Warning: This story contains spoilers for Season 10 of “Big Brother Canada.”
Toronto native Kevin Jacobs once dreamed of playing “Big Brother Canada” and now he holds the crown as the winner of the show’s 10th season.
The moment the votes were being read and Jacobs — a sales engineer from Toronto — realized he won the game, he had no idea how to react.
“I was in complete shock, I didn’t understand,” Jacobs told the Star. “I’m a processor, I often don’t feel emotions right in the moment. When that happened I was completely overwhelmed. I don’t know if I went blank or I was just too confused to feel anything.
“I’m so happy, I’m so grateful.
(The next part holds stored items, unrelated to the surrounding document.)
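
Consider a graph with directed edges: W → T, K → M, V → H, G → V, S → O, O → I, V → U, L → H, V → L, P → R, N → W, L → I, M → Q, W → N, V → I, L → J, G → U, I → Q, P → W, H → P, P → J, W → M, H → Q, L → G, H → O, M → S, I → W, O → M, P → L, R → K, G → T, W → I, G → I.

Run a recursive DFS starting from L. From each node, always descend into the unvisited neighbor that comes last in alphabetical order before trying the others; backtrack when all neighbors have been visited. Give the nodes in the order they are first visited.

Visit L
L → J
L → I
I → W
W → T
W → N
W → M
M → S
S → O
M → Q
L → H
H → P
P → R
R → K
L → G
G → V
V → U

L -> J -> I -> W -> T -> N -> M -> S -> O -> Q -> H -> P -> R -> K -> G -> V -> U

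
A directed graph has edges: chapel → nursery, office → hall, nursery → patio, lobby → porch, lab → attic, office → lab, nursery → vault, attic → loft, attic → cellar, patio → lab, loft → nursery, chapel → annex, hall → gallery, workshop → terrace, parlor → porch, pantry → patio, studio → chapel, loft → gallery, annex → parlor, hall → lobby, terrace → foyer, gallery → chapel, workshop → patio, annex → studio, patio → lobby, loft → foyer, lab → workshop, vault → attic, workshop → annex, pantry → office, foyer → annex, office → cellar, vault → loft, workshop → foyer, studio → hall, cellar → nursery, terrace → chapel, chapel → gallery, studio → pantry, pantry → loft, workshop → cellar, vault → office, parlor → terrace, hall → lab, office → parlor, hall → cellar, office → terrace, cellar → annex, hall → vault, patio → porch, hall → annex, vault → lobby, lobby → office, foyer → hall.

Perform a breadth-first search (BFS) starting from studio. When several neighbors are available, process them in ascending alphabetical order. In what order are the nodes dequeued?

studio chapel hall pantry annex gallery nursery cellar lab lobby vault loft office patio parlor attic workshop porch foyer terrace

Visit studio; enqueue chapel, hall, pantry → queue [chapel, hall, pantry]
Visit chapel; enqueue annex, gallery, nursery → queue [hall, pantry, annex, gallery, nursery]
Visit hall; enqueue cellar, lab, lobby, vault → queue [pantry, annex, gallery, nursery, cellar, lab, lobby, vault]
Visit pantry; enqueue loft, office, patio → queue [annex, gallery, nursery, cellar, lab, lobby, vault, loft, office, patio]
Visit annex; enqueue parlor → queue [gallery, nursery, cellar, lab, lobby, vault, loft, office, patio, parlor]
Visit gallery → queue [nursery, cellar, lab, lobby, vault, loft, office, patio, parlor]
Visit nursery → queue [cellar, lab, lobby, vault, loft, office, patio, parlor]
Visit cellar → queue [lab, lobby, vault, loft, office, patio, parlor]
Visit lab; enqueue attic, workshop → queue [lobby, vault, loft, office, patio, parlor, attic, workshop]
Visit lobby; enqueue porch → queue [vault, loft, office, patio, parlor, attic, workshop, porch]
Visit vault → queue [loft, office, patio, parlor, attic, workshop, porch]
Visit loft; enqueue foyer → queue [office, patio, parlor, attic, workshop, porch, foyer]
Visit office; enqueue terrace → queue [patio, parlor, attic, workshop, porch, foyer, terrace]
Visit patio → queue [parlor, attic, workshop, porch, foyer, terrace]
Visit parlor → queue [attic, workshop, porch, foyer, terrace]
Visit attic → queue [workshop, porch, foyer, terrace]
Visit workshop → queue [porch, foyer, terrace]
Visit porch → queue [foyer, terrace]
Visit foyer → queue [terrace]
Visit terrace → queue []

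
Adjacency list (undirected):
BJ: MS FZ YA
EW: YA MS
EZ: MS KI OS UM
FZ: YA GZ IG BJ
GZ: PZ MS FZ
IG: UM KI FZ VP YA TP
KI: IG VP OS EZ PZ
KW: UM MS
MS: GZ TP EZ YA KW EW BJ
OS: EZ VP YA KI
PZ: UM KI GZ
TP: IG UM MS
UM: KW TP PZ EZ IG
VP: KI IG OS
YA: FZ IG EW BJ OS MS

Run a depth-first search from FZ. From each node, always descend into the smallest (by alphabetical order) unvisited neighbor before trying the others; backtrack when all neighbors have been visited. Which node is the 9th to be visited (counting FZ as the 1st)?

Visit FZ
FZ → BJ
BJ → MS
MS → EW
EW → YA
YA → IG
IG → KI
KI → EZ
EZ → OS
OS → VP
EZ → UM
UM → KW
UM → PZ
PZ → GZ
UM → TP

Visit order: FZ, BJ, MS, EW, YA, IG, KI, EZ, OS, VP, UM, KW, PZ, GZ, TP

OS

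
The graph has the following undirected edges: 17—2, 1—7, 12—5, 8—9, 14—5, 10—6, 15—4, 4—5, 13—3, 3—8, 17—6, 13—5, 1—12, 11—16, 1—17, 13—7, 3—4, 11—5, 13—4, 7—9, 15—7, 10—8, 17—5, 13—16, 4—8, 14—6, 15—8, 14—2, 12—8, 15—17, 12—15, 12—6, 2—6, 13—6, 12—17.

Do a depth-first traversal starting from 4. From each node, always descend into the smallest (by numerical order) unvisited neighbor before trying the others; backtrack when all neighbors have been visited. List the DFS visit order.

4, 3, 8, 9, 7, 1, 12, 5, 11, 16, 13, 6, 2, 14, 17, 15, 10

Visit 4
4 → 3
3 → 8
8 → 9
9 → 7
7 → 1
1 → 12
12 → 5
5 → 11
11 → 16
16 → 13
13 → 6
6 → 2
2 → 14
2 → 17
17 → 15
6 → 10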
I feel so amazing. Yesterday that was just genuine shock.”
“Big Brother Canada” is a game show that features a group of contestants who live in a makeshift home under constant video surveillance. Each week, they compete to win power and safety inside the house until someone is eliminated by a vote of the contestants.
On Thursday, Jacobs became the first ever player to overcome being nominated for eviction in the first week of the show and end up winning the game. Some fans are calling him the greatest winner the series has ever seen. That’s after securing the victory in an 8-1 jury vote against fellow contestant Josh Nash of Vancouver.
“I’m thankful that anyone could think that,” said Jacobs. “I look up to so many of these players, I have idolized them, I’ve studied their games, and just to be mentioned in the same sentence is so incredible.”
The 28-year-old takes home the grand prize of $100,000, a wardrobe worth $10,000 from Winners and a travel experience provided by Expedia. Jacobs said he’ll invest a lot of the money he won and also plans to donate $10,000 of his winnings.
Known as a strategic force this season, Jacobs said playing the game was the most fun he’s had in his life. He said he learned how resilient he was as a person, and hopes to take his experience inside the “Big Brother” house and apply it to his daily life.
“I think in the last couple years of my life, I’ve lost some of the fun and, as soon as I walked through that door, all the rules and cultural norms of regular life kind of went out the window,” said Jacobs. “It was like, if you want to scream, scream; if you want to cry, cry. For a while, I thought I could only do that in the house.
“I’m so happy that I found that little kid again and let him out.”
Nash earned $20,000 for his second-place finish and Canada’s favourite house guest Martin “Marty” Frenette, a fraud investigator from New Brunswick, won $10,000.
Jacobs also became the second player in both the Canadian and U.S. versions of the show to not win a single head of the household designation but still manage to win the game. The last person to do that was U.S. contestant Dr. Will Kirby, who won the game in 2001.
“Day one when I met him, I knew he was an evil genius,” said runner-up Nash of Jacobs. “He definitely deserves this and he’s played such an amazing game. He really was the strategy behind a lot of the moves being made in the game.”
Jacobs thinks his style of game play could potentially influence future contestants and how they approach the game, as it reminds people you don’t need to win a ton of competitions to win it all.